In order to finance the extra help needed to give their children a competitive edge, parents often forego spending money on other things.
"Pupils who are seen as average manage to make up ground, if the conditions in class have been a real handicap to them," said Djamel, a physics teacher. With such immediate results, Algerian families are willing to pay for the specialised instruction.
Rachid is one parent who made this financial sacrifice last year. His son now has his baccalaureate.
"With the overcrowding in the classrooms or, sometimes, a teacher's lack of experience, or again, the lack of discipline among some pupils, it's essential to make use of this kind of tutoring, where it's possible, to choose seasoned teachers, particularly for pupils in examination years," he explained.
Farida, a university lecturer, says private tutors are "essential because of overcrowding in class, disruptive behaviour threatening the proper conduct of lessons, and the poor standard of some teachers".
"When there are some 37 to 40 pupils in an examination class, it's clear that the amount of attention being paid and the level of success will not be the highest," she said.
The students' workload is another problem.
"The syllabus is overloaded for secondary pupils, which leads to a lack of motivation and a loss of concentration among pupils who cannot take everything on board," Farida explained.
But for those students lucky enough to afford private tutoring, the benefits are demonstrable.
Abdenou hopes to receive this kind of academic help outside of his classroom.

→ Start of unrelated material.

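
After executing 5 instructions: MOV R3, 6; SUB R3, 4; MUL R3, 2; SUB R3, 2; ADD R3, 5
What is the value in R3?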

According to his parents, the results will be worth it, he told Magharebia, because there is no question of "burdening the family budget for some hypothetical issue".
Karim, who took lessons like this last year, does not hesitate to heap praise upon his private tutors.
"You get the impression that the teachers are more motivated during these private lessons, because they’re more attentive to the questions asked by pupils and they answer in a very precise way, and are happy to go over it more than once," he said.
Salim, a student in his first year of a human sciences course at Algiers University, is equally effusive about his own tutoring experience.
"Thanks to private lessons taken in small groups, pupils can come back to aspects of a lesson which seem a little bit complicated or which have gotten them completely flummoxed and the teachers can answer their questions in greater detail," he said.
The pupils' impression that the teacher is more involved comes down to the fact that the group is smaller, said math teacher Mohamed. "From 40 pupils in a normal class, you get down to around ten. Suddenly, there is better communication between the two sides – teacher and pupil – and they find themselves under the best conditions for the transfer of knowledge: discipline, silence and greater concentration."
Farida explained that, in addition to the close relations between the pupil and the teacher, which help in the assimilation of knowledge, there is also the fact that "the two parties are bound by an obligation to produce results, which will be checked by an identified body – the pupils' parents – who pay for the lessons and are therefore as demanding of their offspring as they are of the teachers".
The national education ministry, in an attempt to put the tutoring trend on a more formal footing, introduced support lessons during school holidays last year.
Authorities, however, cannot stop teachers or pupils from becoming involved in this kind of private tutoring, says Salim, who works for the Algiers education authority.
"Only the pupils' parents can judge whether or not it is in the child's interest."